May 24, 2021 1:20:41 pm
“There’s no doubt that sunscreen is essential. Not only does SPF protect against the sun’s harmful rays, but it’s also one of the best antiaging products you can buy,” writes Dr Jushya Sarin in an Instagram post.
This is exactly why one should apply sunscreen not only before stepping out, but also when at home, especially during the lockdown when most of our time is spent in front of digital devices. That is because these devices emit blue light that is harmful to the skin.
However, as pointed out by Dr Sarin, with so many varieties available in the market, how do you pick the one that suits you best? “While all you have to do is just wear a sunscreen, physical or chemical, you might wonder what exactly these terms mean,” she added.
What are physical sunscreens?
There are two mineral ingredients that make up physical sunscreens — zinc oxide and titanium dioxide — that create a film over your skin that scatters and reflects UV rays away. “They are called physical sunscreens because they do not chemically react with UV rays but rather form a physical barrier between your skin and the rays,” she explained.
Physical sunscreens are also referred to as mineral sunscreens because they contain minerals such as titanium and zinc. These are inorganic in nature and are less likely to clog your pores.
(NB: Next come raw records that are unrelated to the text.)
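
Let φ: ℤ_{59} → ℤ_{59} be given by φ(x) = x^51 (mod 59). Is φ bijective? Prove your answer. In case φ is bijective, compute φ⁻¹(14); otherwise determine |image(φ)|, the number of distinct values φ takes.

Since 59 is prime, the nonzero elements of ℤ_{59} form a cyclic group of order 58.
As gcd(51, 58) = 1, raising to the 51st power is a bijection on this group: if a^51 ≡ b^51 then (ab^{−1})^51 = 1, and the only element of order dividing gcd(51, 58) = 1 is 1, so a = b.
With φ(0) = 0 this makes φ injective on all of ℤ_{59}, hence bijective (finite equal-size domain and codomain). In particular φ is bijective.
Since φ is bijective, we find the preimage of 14. The inverse of x ↦ x^51 on (ℤ_{59})^× is x ↦ x^33, because 51·33 = 1683 = 29·58 + 1 ≡ 1 (mod 58) and x^{58} = 1 for x ≠ 0 (Fermat). So φ⁻¹(14) = 14^33 mod 59.
Repeated squaring mod 59: 14^1 ≡ 14, 14^2 ≡ 14² = 196 ≡ 19, 14^4 ≡ 19² = 361 ≡ 7, 14^8 ≡ 7² = 49, 14^16 ≡ 49² = 2401 ≡ 41, 14^32 ≡ 41² = 1681 ≡ 29. Since 33 = 32 + 1, 14^33 ≡ 29·14: 29·14 = 406 ≡ 52. So 14^33 ≡ 52 (mod 59).
Hence φ⁻¹(14) = 52.

52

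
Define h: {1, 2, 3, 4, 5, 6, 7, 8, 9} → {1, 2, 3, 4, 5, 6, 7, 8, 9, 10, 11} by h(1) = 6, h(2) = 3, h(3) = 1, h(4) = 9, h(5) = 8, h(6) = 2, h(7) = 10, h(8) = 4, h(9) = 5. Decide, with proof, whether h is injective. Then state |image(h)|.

The values h(1), …, h(9) are 6, 3, 1, 9, 8, 2, 10, 4, 5 — all distinct.
So h(a) = h(b) only when a = b, and h is injective.
The image of h is {1, 2, 3, 4, 5, 6, 8, 9, 10}, which has 9 elements.

9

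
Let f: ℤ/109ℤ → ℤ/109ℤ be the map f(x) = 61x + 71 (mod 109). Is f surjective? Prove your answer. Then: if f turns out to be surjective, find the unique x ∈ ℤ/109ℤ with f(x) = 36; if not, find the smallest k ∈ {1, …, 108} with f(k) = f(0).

3

By definition, surjectivity means every element of the codomain has a preimage under f.
Since gcd(61, 109) = 1, 61 is invertible modulo 109. Euclid's algorithm: 109 = 1·61 + 48, 61 = 1·48 + 13, 48 = 3·13 + 9, 13 = 1·9 + 4, 9 = 2·4 + 1; back-substituting gives 1 = 84·61 − 47·109, so 61⁻¹ ≡ 84 (mod 109).
For any y ∈ ℤ/109ℤ, x = 84(y − 71) mod 109 satisfies f(x) = 61·84(y − 71) + 71 ≡ y (since 61·84 ≡ 1 mod 109). So every y has a preimage.
Hence f is surjective.
Since f is surjective, we compute f⁻¹(36): solve 61x + 71 ≡ 36 (mod 109), i.e. 61x ≡ 74 (mod 109).
Multiplying by 61⁻¹ = 84 gives x ≡ 84·74 = 6216 = 57·109 + 3 ≡ 3 (mod 109).
Check: f(3) = 61·3 + 71 = 254 = 2·109 + 36 ≡ 36 (mod 109).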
Dr Sarin added that they are safe for sensitive skin and also children. “It works immediately upon application, does not degrade when exposed to sun, and blocks a wide range of UV rays,” she wrote.
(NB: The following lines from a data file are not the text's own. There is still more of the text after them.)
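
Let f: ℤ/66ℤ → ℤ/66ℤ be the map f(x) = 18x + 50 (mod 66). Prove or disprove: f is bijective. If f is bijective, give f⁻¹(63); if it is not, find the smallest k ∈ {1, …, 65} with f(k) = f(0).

11

We have gcd(18, 66) = 6 > 1. Taking x_1 = 0 and x_2 = 11: f(0) = 50 and f(11) = 18·11 + 50 = 248 ≡ 50 (mod 66).
So f(0) = f(11) while 0 ≠ 11, thus f is not injective, hence not bijective.
Since f is not bijective, we find the least positive k with f(k) = f(0): this means 18k ≡ 0 (mod 66), i.e. 66 ∣ 18k. Since gcd(18, 66) = 6, dividing through by 6 this holds exactly when 11 ∣ 3k, and as gcd(3, 11) = 1, exactly when 11 ∣ k.
The smallest positive such k is 11.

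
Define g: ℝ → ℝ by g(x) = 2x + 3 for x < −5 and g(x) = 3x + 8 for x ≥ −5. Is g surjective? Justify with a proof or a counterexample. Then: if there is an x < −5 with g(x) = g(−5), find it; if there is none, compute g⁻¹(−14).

Both pieces are strictly increasing (slopes 2 and 3), so each is injective on its own interval.
The left piece maps (−∞, −5) onto (−∞, −7); the right piece maps [−5, ∞) onto [−7, ∞).
These images together cover ℝ, so g is surjective.
Because the two images are disjoint, no x < −5 has g(x) = g(−5), so we compute g⁻¹(−14): −14 lies in (−∞, −7), so solve 2x + 3 = −14: x = (−14 − 3)/2 = −17/2.

-17/2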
However, one of the biggest disadvantages is it can feel heavy and be rubbed off by sweat easily.
What are chemical sunscreens?
“Chemical sunscreens include organic compounds that create a chemical reaction and work by changing UV rays into heat, then releasing the heat from the skin,” explained the dermatologist. Thinner in consistency, they tend to spread easily on the skin. This is why they are great to be worn every day and can be easily layered. Dr Sarin said they contain chemicals such as “avobenzone, octisalate, octocrylene, octinoxate, and salicylates.”